There’s another tidbit. Another surprise view on me. Any man who saw me at work tonight would have said I was cold to the bone. “I want to be ice.”

“Take it from me, ice is the worst. Please stay fiery.” He pauses and sighs. He’s sad about something. “Anyway, I don’t think you did the wrong thing. You’d be okay with an apartment complex here? And going against her final wishes?”

“Of course not. Well, it’s never happening anyway now. I pissed that guy off so bad he just picked another street. Let’s just say I can’t go next door for a cup of sugar anymore.” I drink from my wineglass. “As a twin, the bigger issue was that I made a decision on my own. No consultation: the cardinal sin.”

“You yanked his chain, big-time.” Tom knows my brother’s buttons just as well as me. There are three big ones, labeled MONEY, LOYALTY, DECISIONS.

The wispy remnants of my heart medication, from whenever I last remembered to take it, are mixing with the wine in an interesting way. I’ve worked hard to build up a tolerance.

I toe off my boots. “I’m still kind of drunk on the power of actually being fifty-fifty owners with Jamie in something. I don’t think it’s ever happened.”

He moves to the wall and begins to press at the bubbles in the wallpaper. “Sure it has.”

“Come on, relax.” I point at the armchair. He moves the bra pile and sits.
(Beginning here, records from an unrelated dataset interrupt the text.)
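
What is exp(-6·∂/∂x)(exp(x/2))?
e^{\frac{x}{2} - 3}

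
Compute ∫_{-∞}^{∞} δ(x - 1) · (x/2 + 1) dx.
\frac{3}{2}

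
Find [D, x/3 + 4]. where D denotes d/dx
\frac{1}{3}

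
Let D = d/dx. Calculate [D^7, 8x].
56D^{6}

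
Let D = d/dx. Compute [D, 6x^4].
24 x^{3}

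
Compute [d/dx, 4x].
4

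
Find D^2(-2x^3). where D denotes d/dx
- 12 x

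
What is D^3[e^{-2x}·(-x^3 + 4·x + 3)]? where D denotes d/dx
2 \left(4 x^{3} - 18 x^{2} + 2 x + 9\right) e^{- 2 x}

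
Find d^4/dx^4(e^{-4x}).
256 e^{- 4 x}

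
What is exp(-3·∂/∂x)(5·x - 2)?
5 x - 17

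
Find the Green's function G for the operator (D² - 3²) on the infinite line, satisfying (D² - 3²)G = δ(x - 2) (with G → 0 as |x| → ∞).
-\frac{e^{-3|x - 2|}}{6}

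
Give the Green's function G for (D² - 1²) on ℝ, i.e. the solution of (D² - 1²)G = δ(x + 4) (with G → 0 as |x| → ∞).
-\frac{e^{-|x + 4|}}{2}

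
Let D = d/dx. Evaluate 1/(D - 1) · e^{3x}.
\frac{e^{3 x}}{2}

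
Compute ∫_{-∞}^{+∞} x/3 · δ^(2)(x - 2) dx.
0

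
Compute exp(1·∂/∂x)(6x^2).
6 x^{2} + 12 x + 6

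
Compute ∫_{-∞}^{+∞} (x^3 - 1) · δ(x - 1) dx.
0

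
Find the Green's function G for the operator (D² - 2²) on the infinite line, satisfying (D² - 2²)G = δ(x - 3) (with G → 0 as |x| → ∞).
-\frac{e^{-2|x - 3|}}{4}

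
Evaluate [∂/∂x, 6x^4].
24 x^{3}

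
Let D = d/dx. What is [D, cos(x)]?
- \sin{\left(x \right)}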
He can be so lusciously obedient. “Jamie has never let me actually have half of anything. Even if Mom gave us a piece of cake as kids and told us to share …”

Tom finishes my sentence. “Jamie would cut it sixty-forty.”

“He said it was because he was bigger. He deserved more.” I eye Tom now, sitting there in that chair, looking like a piece of cake, or another beautiful photograph I’ll never get to take. The lamplight loves that face of his. I’m getting drunk but I can’t stop myself. “I never got to share you.”

I watch him mull this over. He can’t deny it. Our entire childhood was spent at opposite ends of the dining table, my bossy blond brother always talking, laughing, dominating. Functioning as the line between us. Leave Tom alone was a common refrain. Ignore her. Sitting here with him alone is a novelty.

We’re all shareholders in Tom Valeska: Jamie, Megan, and me. His mom and my parents. Loretta and Patty. Everyone who’s ever met him wants a piece of him, because he’s the best person there is. I quickly count up all of those people. I include his dentist and doctor. Maybe he’s only 1 percent mine. That has to be enough. I have to share.

The wine is washing through my veins in a warm cuddly wave. “Why’d he have to be born first? I swear, if I was his big sister, everything might be different.”

“Your dad always joked that Jamie was the prototype.” Tom’s sparkling with humor. “That means you’re the final product.”

“Pretty crappy final product, complete with defects.” I clap my chest and my breast jiggles shamefully.

“I was meaning to ask,” Tom says carefully, avoiding eye contact like he’s edging close to a silverback, “how’s your spool?”

That’s what he calls my heart, since we were kids. It’s been too long for me to remember why. To him, inside my chest is a spool of cotton thread. This guy has so many methods to manage the Barrett twins, it’s truly impressive. His cute euphemism always untwists my knickers.

“My spool is just fine and dandy. I’m going to live forever. I’m going to pour Kwench on your grave. Ugh. No way I’m going to explain that to elderly Megan. I’ve changed my mind. I’ll die first.”

“I worry about you.”

“I worry about big hot dorks who ask too many questions, who are stuck in a house late at night with me.” I stretch my legs and my tank slips off my bare shoulder. I wonder if my nipple piercing is doing what it does best, through my clothes: punctuating the obvious. Judging from the way he’s looking at me, the bras, and the darkness outside, he’s just realized that our eighteen-year friendship has finally hit a belated milestone.

We’re alone.

I look into his eyes and I feel that crackle in him again. Everyone else sees a mild-mannered sweetheart. What I feel, between us? It’s never quite human. “You know why this feels so weird, don’t you?”